Xi'an-born Xia Jia, whose real name is Wang Yao, is an associate professor of Chinese literature at Xi'an Jiaotong University.

Retired businessman Peh Chin Sin, 59, found the talk "very encouraging", saying that the rise of Chinese science fiction would expose more people to Chinese culture. "At the same time, Chinese writers are also being exposed to the world, and this opens up their minds."

8. CLOSING DEBATE: THIS HOUSE BELIEVES THAT SINGAPOREANS ARE BETTER OFF WITH SOCIAL MEDIA

Victoria Theatre, Nov 11

The festival closing debate is usually a raucous affair and this year's edition brought the house down with a slate of writers and comedians that ranged from the millennials - writer Daryl Yam and self-avowed "satirical Internet queen", local YouTuber Preetipls, who was inexplicably on the opposition - to veterans such as poet Leong Liew Geok and lawyer Adrian Tan, famously the author of The Teenage Textbook (1988).

Both sides delivered arguments that were not always coherent, but often hysterically funny.
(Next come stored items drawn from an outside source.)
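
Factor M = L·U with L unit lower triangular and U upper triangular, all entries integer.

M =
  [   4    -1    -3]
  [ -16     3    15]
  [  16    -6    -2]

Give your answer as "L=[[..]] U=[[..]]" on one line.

  R1 -= -4·R0 → [0,-1,3]
  R2 -= 4·R0 → [0,-2,10]
  R2 -= 2·R1 → [0,0,4]

L=[[1,0,0],[-4,1,0],[4,2,1]] U=[[4,-1,-3],[0,-1,3],[0,0,4]]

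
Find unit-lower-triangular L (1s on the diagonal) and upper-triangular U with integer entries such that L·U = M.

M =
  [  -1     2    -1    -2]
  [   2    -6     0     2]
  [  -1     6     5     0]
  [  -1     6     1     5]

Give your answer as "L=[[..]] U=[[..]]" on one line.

L=[[1,0,0,0],[-2,1,0,0],[1,-2,1,0],[1,-2,-1,1]] U=[[-1,2,-1,-2],[0,-2,-2,-2],[0,0,2,-2],[0,0,0,1]]

  row1 -= -2·row0 → [0,-2,-2,-2]
  row2 -= 1·row0 → [0,4,6,2]
  row3 -= 1·row0 → [0,4,2,7]
  row2 -= -2·row1 → [0,0,2,-2]
  row3 -= -2·row1 → [0,0,-2,3]
  row3 -= -1·row2 → [0,0,0,1]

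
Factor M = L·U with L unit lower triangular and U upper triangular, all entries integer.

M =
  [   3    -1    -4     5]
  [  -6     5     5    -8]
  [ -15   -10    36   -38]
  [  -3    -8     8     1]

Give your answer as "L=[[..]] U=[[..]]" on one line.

L=[[1,0,0,0],[-2,1,0,0],[-5,-5,1,0],[-1,-3,-5,1]] U=[[3,-1,-4,5],[0,3,-3,2],[0,0,1,-3],[0,0,0,-3]]

  row1 -= -2·row0 → [0,3,-3,2]
  row2 -= -5·row0 → [0,-15,16,-13]
  row3 -= -1·row0 → [0,-9,4,6]
  row2 -= -5·row1 → [0,0,1,-3]
  row3 -= -3·row1 → [0,0,-5,12]
  row3 -= -5·row2 → [0,0,0,-3]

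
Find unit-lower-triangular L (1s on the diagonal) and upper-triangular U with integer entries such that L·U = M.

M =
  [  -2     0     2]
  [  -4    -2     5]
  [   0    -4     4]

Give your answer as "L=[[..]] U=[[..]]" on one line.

  r1 -= 2·r0 → [0,-2,1]
  r2 -= 0·r0 → [0,-4,4]
  r2 -= 2·r1 → [0,0,2]

L=[[1,0,0],[2,1,0],[0,2,1]] U=[[-2,0,2],[0,-2,1],[0,0,2]]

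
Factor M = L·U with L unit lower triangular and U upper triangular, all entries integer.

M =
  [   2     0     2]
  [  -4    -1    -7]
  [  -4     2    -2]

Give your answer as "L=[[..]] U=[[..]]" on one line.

L=[[1,0,0],[-2,1,0],[-2,-2,1]] U=[[2,0,2],[0,-1,-3],[0,0,-4]]

  row1 -= -2·row0 → [0,-1,-3]
  row2 -= -2·row0 → [0,2,2]
  row2 -= -2·row1 → [0,0,-4]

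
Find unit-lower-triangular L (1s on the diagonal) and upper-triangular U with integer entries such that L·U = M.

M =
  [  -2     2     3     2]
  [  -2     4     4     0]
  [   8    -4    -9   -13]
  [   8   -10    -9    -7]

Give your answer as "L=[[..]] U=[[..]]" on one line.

L=[[1,0,0,0],[1,1,0,0],[-4,2,1,0],[-4,-1,4,1]] U=[[-2,2,3,2],[0,2,1,-2],[0,0,1,-1],[0,0,0,3]]

  R1 -= 1·R0 → [0,2,1,-2]
  R2 -= -4·R0 → [0,4,3,-5]
  R3 -= -4·R0 → [0,-2,3,1]
  R2 -= 2·R1 → [0,0,1,-1]
  R3 -= -1·R1 → [0,0,4,-1]
  R3 -= 4·R2 → [0,0,0,3]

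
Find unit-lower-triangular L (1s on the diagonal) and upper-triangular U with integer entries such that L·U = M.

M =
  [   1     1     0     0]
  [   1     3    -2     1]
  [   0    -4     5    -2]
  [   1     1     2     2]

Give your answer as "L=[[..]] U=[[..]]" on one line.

L=[[1,0,0,0],[1,1,0,0],[0,-2,1,0],[1,0,2,1]] U=[[1,1,0,0],[0,2,-2,1],[0,0,1,0],[0,0,0,2]]

  R1 -= 1·R0 → [0,2,-2,1]
  R2 -= 0·R0 → [0,-4,5,-2]
  R3 -= 1·R0 → [0,0,2,2]
  R2 -= -2·R1 → [0,0,1,0]
  R3 -= 0·R1 → [0,0,2,2]
  R3 -= 2·R2 → [0,0,0,2]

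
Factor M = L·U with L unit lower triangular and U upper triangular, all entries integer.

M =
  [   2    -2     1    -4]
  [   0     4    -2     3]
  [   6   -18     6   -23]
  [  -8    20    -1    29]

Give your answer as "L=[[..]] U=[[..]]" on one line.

L=[[1,0,0,0],[0,1,0,0],[3,-3,1,0],[-4,3,-3,1]] U=[[2,-2,1,-4],[0,4,-2,3],[0,0,-3,-2],[0,0,0,-2]]

  row1 -= 0·row0 → [0,4,-2,3]
  row2 -= 3·row0 → [0,-12,3,-11]
  row3 -= -4·row0 → [0,12,3,13]
  row2 -= -3·row1 → [0,0,-3,-2]
  row3 -= 3·row1 → [0,0,9,4]
  row3 -= -3·row2 → [0,0,0,-2]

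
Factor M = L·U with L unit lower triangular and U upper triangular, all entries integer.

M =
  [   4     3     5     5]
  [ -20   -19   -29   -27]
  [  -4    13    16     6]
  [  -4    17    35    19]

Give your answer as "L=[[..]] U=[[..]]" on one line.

L=[[1,0,0,0],[-5,1,0,0],[-1,-4,1,0],[-1,-5,4,1]] U=[[4,3,5,5],[0,-4,-4,-2],[0,0,5,3],[0,0,0,2]]

  R1 -= -5·R0 → [0,-4,-4,-2]
  R2 -= -1·R0 → [0,16,21,11]
  R3 -= -1·R0 → [0,20,40,24]
  R2 -= -4·R1 → [0,0,5,3]
  R3 -= -5·R1 → [0,0,20,14]
  R3 -= 4·R2 → [0,0,0,2]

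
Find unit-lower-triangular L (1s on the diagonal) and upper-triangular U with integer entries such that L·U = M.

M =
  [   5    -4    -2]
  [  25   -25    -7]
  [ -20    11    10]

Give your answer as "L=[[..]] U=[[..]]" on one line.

L=[[1,0,0],[5,1,0],[-4,1,1]] U=[[5,-4,-2],[0,-5,3],[0,0,-1]]

  R1 -= 5·R0 → [0,-5,3]
  R2 -= -4·R0 → [0,-5,2]
  R2 -= 1·R1 → [0,0,-1]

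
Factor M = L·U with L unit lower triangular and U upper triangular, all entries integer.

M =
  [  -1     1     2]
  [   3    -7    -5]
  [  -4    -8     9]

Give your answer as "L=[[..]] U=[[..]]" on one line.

L=[[1,0,0],[-3,1,0],[4,3,1]] U=[[-1,1,2],[0,-4,1],[0,0,-2]]

  row1 -= -3·row0 → [0,-4,1]
  row2 -= 4·row0 → [0,-12,1]
  row2 -= 3·row1 → [0,0,-2]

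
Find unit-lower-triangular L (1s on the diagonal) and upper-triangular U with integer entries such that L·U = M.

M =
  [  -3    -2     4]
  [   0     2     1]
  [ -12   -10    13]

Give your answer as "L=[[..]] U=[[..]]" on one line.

L=[[1,0,0],[0,1,0],[4,-1,1]] U=[[-3,-2,4],[0,2,1],[0,0,-2]]

  row1 -= 0·row0 → [0,2,1]
  row2 -= 4·row0 → [0,-2,-3]
  row2 -= -1·row1 → [0,0,-2]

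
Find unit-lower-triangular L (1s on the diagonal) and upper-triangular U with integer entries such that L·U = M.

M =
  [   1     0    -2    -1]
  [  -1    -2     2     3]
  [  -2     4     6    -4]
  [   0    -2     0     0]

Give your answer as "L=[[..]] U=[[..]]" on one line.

L=[[1,0,0,0],[-1,1,0,0],[-2,-2,1,0],[0,1,0,1]] U=[[1,0,-2,-1],[0,-2,0,2],[0,0,2,-2],[0,0,0,-2]]

  r1 -= -1·r0 → [0,-2,0,2]
  r2 -= -2·r0 → [0,4,2,-6]
  r3 -= 0·r0 → [0,-2,0,0]
  r2 -= -2·r1 → [0,0,2,-2]
  r3 -= 1·r1 → [0,0,0,-2]
  r3 -= 0·r2 → [0,0,0,-2]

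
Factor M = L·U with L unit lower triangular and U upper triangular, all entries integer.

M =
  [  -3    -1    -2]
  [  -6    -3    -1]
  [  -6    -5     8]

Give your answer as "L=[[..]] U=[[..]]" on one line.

L=[[1,0,0],[2,1,0],[2,3,1]] U=[[-3,-1,-2],[0,-1,3],[0,0,3]]

  row1 -= 2·row0 → [0,-1,3]
  row2 -= 2·row0 → [0,-3,12]
  row2 -= 3·row1 → [0,0,3]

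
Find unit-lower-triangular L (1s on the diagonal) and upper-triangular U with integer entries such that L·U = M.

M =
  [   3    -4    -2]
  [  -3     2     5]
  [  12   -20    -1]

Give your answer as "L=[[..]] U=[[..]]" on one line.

  r1 -= -1·r0 → [0,-2,3]
  r2 -= 4·r0 → [0,-4,7]
  r2 -= 2·r1 → [0,0,1]

L=[[1,0,0],[-1,1,0],[4,2,1]] U=[[3,-4,-2],[0,-2,3],[0,0,1]]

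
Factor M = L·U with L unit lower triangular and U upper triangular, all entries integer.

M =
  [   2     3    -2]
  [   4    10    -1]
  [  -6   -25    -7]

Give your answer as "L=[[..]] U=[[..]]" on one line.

  row1 -= 2·row0 → [0,4,3]
  row2 -= -3·row0 → [0,-16,-13]
  row2 -= -4·row1 → [0,0,-1]

L=[[1,0,0],[2,1,0],[-3,-4,1]] U=[[2,3,-2],[0,4,3],[0,0,-1]]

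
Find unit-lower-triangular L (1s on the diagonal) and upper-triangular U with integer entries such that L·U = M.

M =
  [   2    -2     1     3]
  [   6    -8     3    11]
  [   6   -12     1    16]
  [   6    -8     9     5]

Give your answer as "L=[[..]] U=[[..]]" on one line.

L=[[1,0,0,0],[3,1,0,0],[3,3,1,0],[3,1,-3,1]] U=[[2,-2,1,3],[0,-2,0,2],[0,0,-2,1],[0,0,0,-3]]

  row1 -= 3·row0 → [0,-2,0,2]
  row2 -= 3·row0 → [0,-6,-2,7]
  row3 -= 3·row0 → [0,-2,6,-4]
  row2 -= 3·row1 → [0,0,-2,1]
  row3 -= 1·row1 → [0,0,6,-6]
  row3 -= -3·row2 → [0,0,0,-3]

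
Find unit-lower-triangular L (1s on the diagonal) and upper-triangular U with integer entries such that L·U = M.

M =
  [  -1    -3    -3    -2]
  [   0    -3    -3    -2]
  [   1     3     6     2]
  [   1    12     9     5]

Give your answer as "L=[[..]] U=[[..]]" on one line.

L=[[1,0,0,0],[0,1,0,0],[-1,0,1,0],[-1,-3,-1,1]] U=[[-1,-3,-3,-2],[0,-3,-3,-2],[0,0,3,0],[0,0,0,-3]]

  row1 -= 0·row0 → [0,-3,-3,-2]
  row2 -= -1·row0 → [0,0,3,0]
  row3 -= -1·row0 → [0,9,6,3]
  row2 -= 0·row1 → [0,0,3,0]
  row3 -= -3·row1 → [0,0,-3,-3]
  row3 -= -1·row2 → [0,0,0,-3]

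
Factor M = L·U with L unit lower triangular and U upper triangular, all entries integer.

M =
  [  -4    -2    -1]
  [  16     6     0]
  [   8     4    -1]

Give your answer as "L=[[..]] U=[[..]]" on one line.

L=[[1,0,0],[-4,1,0],[-2,0,1]] U=[[-4,-2,-1],[0,-2,-4],[0,0,-3]]

  row1 -= -4·row0 → [0,-2,-4]
  row2 -= -2·row0 → [0,0,-3]
  row2 -= 0·row1 → [0,0,-3]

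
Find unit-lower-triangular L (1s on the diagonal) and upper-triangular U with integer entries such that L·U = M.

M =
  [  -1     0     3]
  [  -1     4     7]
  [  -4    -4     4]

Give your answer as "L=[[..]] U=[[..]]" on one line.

  R1 -= 1·R0 → [0,4,4]
  R2 -= 4·R0 → [0,-4,-8]
  R2 -= -1·R1 → [0,0,-4]

L=[[1,0,0],[1,1,0],[4,-1,1]] U=[[-1,0,3],[0,4,4],[0,0,-4]]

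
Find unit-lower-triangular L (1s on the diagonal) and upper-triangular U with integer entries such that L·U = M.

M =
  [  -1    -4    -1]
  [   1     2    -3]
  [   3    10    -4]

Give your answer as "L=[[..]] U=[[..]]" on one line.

  row1 -= -1·row0 → [0,-2,-4]
  row2 -= -3·row0 → [0,-2,-7]
  row2 -= 1·row1 → [0,0,-3]

L=[[1,0,0],[-1,1,0],[-3,1,1]] U=[[-1,-4,-1],[0,-2,-4],[0,0,-3]]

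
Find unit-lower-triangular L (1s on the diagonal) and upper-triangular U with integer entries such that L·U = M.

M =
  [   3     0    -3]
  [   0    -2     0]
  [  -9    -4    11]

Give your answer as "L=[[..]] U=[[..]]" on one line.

  R1 -= 0·R0 → [0,-2,0]
  R2 -= -3·R0 → [0,-4,2]
  R2 -= 2·R1 → [0,0,2]

L=[[1,0,0],[0,1,0],[-3,2,1]] U=[[3,0,-3],[0,-2,0],[0,0,2]]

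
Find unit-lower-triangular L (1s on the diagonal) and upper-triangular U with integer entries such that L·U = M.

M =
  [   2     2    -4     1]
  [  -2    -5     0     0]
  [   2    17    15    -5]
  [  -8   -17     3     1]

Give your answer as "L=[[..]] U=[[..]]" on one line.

L=[[1,0,0,0],[-1,1,0,0],[1,-5,1,0],[-4,3,1,1]] U=[[2,2,-4,1],[0,-3,-4,1],[0,0,-1,-1],[0,0,0,3]]

  row1 -= -1·row0 → [0,-3,-4,1]
  row2 -= 1·row0 → [0,15,19,-6]
  row3 -= -4·row0 → [0,-9,-13,5]
  row2 -= -5·row1 → [0,0,-1,-1]
  row3 -= 3·row1 → [0,0,-1,2]
  row3 -= 1·row2 → [0,0,0,3]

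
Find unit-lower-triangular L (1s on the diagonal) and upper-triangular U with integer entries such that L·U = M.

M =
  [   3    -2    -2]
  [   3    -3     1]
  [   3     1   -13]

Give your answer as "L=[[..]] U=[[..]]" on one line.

L=[[1,0,0],[1,1,0],[1,-3,1]] U=[[3,-2,-2],[0,-1,3],[0,0,-2]]

  R1 -= 1·R0 → [0,-1,3]
  R2 -= 1·R0 → [0,3,-11]
  R2 -= -3·R1 → [0,0,-2]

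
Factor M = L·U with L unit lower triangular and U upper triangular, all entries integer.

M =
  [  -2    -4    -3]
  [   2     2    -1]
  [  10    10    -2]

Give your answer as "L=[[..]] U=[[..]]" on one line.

L=[[1,0,0],[-1,1,0],[-5,5,1]] U=[[-2,-4,-3],[0,-2,-4],[0,0,3]]

  r1 -= -1·r0 → [0,-2,-4]
  r2 -= -5·r0 → [0,-10,-17]
  r2 -= 5·r1 → [0,0,3]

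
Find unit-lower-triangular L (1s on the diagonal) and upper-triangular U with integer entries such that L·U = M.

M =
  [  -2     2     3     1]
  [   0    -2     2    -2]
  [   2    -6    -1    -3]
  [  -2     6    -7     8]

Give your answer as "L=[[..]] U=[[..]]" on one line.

  r1 -= 0·r0 → [0,-2,2,-2]
  r2 -= -1·r0 → [0,-4,2,-2]
  r3 -= 1·r0 → [0,4,-10,7]
  r2 -= 2·r1 → [0,0,-2,2]
  r3 -= -2·r1 → [0,0,-6,3]
  r3 -= 3·r2 → [0,0,0,-3]

L=[[1,0,0,0],[0,1,0,0],[-1,2,1,0],[1,-2,3,1]] U=[[-2,2,3,1],[0,-2,2,-2],[0,0,-2,2],[0,0,0,-3]]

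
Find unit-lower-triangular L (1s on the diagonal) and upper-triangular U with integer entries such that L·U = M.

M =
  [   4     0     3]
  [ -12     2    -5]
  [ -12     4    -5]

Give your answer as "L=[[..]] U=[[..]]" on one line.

L=[[1,0,0],[-3,1,0],[-3,2,1]] U=[[4,0,3],[0,2,4],[0,0,-4]]

  R1 -= -3·R0 → [0,2,4]
  R2 -= -3·R0 → [0,4,4]
  R2 -= 2·R1 → [0,0,-4]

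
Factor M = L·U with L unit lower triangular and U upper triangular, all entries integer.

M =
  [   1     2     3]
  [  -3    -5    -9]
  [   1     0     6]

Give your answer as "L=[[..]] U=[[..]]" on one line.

L=[[1,0,0],[-3,1,0],[1,-2,1]] U=[[1,2,3],[0,1,0],[0,0,3]]

  row1 -= -3·row0 → [0,1,0]
  row2 -= 1·row0 → [0,-2,3]
  row2 -= -2·row1 → [0,0,3]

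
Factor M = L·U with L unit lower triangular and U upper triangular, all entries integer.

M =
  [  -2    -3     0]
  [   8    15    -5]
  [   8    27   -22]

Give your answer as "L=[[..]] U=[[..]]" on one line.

L=[[1,0,0],[-4,1,0],[-4,5,1]] U=[[-2,-3,0],[0,3,-5],[0,0,3]]

  row1 -= -4·row0 → [0,3,-5]
  row2 -= -4·row0 → [0,15,-22]
  row2 -= 5·row1 → [0,0,3]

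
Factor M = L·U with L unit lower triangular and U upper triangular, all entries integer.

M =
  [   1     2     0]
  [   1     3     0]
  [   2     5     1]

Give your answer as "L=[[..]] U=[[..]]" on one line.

L=[[1,0,0],[1,1,0],[2,1,1]] U=[[1,2,0],[0,1,0],[0,0,1]]

  row1 -= 1·row0 → [0,1,0]
  row2 -= 2·row0 → [0,1,1]
  row2 -= 1·row1 → [0,0,1]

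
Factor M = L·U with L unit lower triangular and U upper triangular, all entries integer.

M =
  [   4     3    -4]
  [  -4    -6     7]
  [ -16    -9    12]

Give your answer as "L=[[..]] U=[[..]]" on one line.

L=[[1,0,0],[-1,1,0],[-4,-1,1]] U=[[4,3,-4],[0,-3,3],[0,0,-1]]

  r1 -= -1·r0 → [0,-3,3]
  r2 -= -4·r0 → [0,3,-4]
  r2 -= -1·r1 → [0,0,-1]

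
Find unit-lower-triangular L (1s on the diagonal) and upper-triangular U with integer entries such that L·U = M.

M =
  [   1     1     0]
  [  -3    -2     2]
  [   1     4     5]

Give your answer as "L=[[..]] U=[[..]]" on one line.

L=[[1,0,0],[-3,1,0],[1,3,1]] U=[[1,1,0],[0,1,2],[0,0,-1]]

  R1 -= -3·R0 → [0,1,2]
  R2 -= 1·R0 → [0,3,5]
  R2 -= 3·R1 → [0,0,-1]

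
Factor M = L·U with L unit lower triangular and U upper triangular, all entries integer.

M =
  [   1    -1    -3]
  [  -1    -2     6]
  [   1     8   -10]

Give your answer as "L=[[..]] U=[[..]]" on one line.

L=[[1,0,0],[-1,1,0],[1,-3,1]] U=[[1,-1,-3],[0,-3,3],[0,0,2]]

  r1 -= -1·r0 → [0,-3,3]
  r2 -= 1·r0 → [0,9,-7]
  r2 -= -3·r1 → [0,0,2]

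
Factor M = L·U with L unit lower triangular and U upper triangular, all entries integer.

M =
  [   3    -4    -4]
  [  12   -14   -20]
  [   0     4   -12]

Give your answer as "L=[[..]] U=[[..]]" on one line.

  R1 -= 4·R0 → [0,2,-4]
  R2 -= 0·R0 → [0,4,-12]
  R2 -= 2·R1 → [0,0,-4]

L=[[1,0,0],[4,1,0],[0,2,1]] U=[[3,-4,-4],[0,2,-4],[0,0,-4]]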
Writer and moderator Shamini Flint, playing up the persona of a dour bouncer as well as her Malaysian background for laughs, delivered some of the best punchlines of the night. "So climate change is happening, but let's talk about Instagram," she quipped.

The night was won by the proposition, thanks to a judicious use of data, Adrian Tan's litigating prowess and comedian Sharul Channa's unerring ability to roast anything in sight, figuratively.

It culminated in a tribute to outgoing festival director Yeow Kai Chai, who hands over the baton to poet Pooja Nansi after four years helming the festival.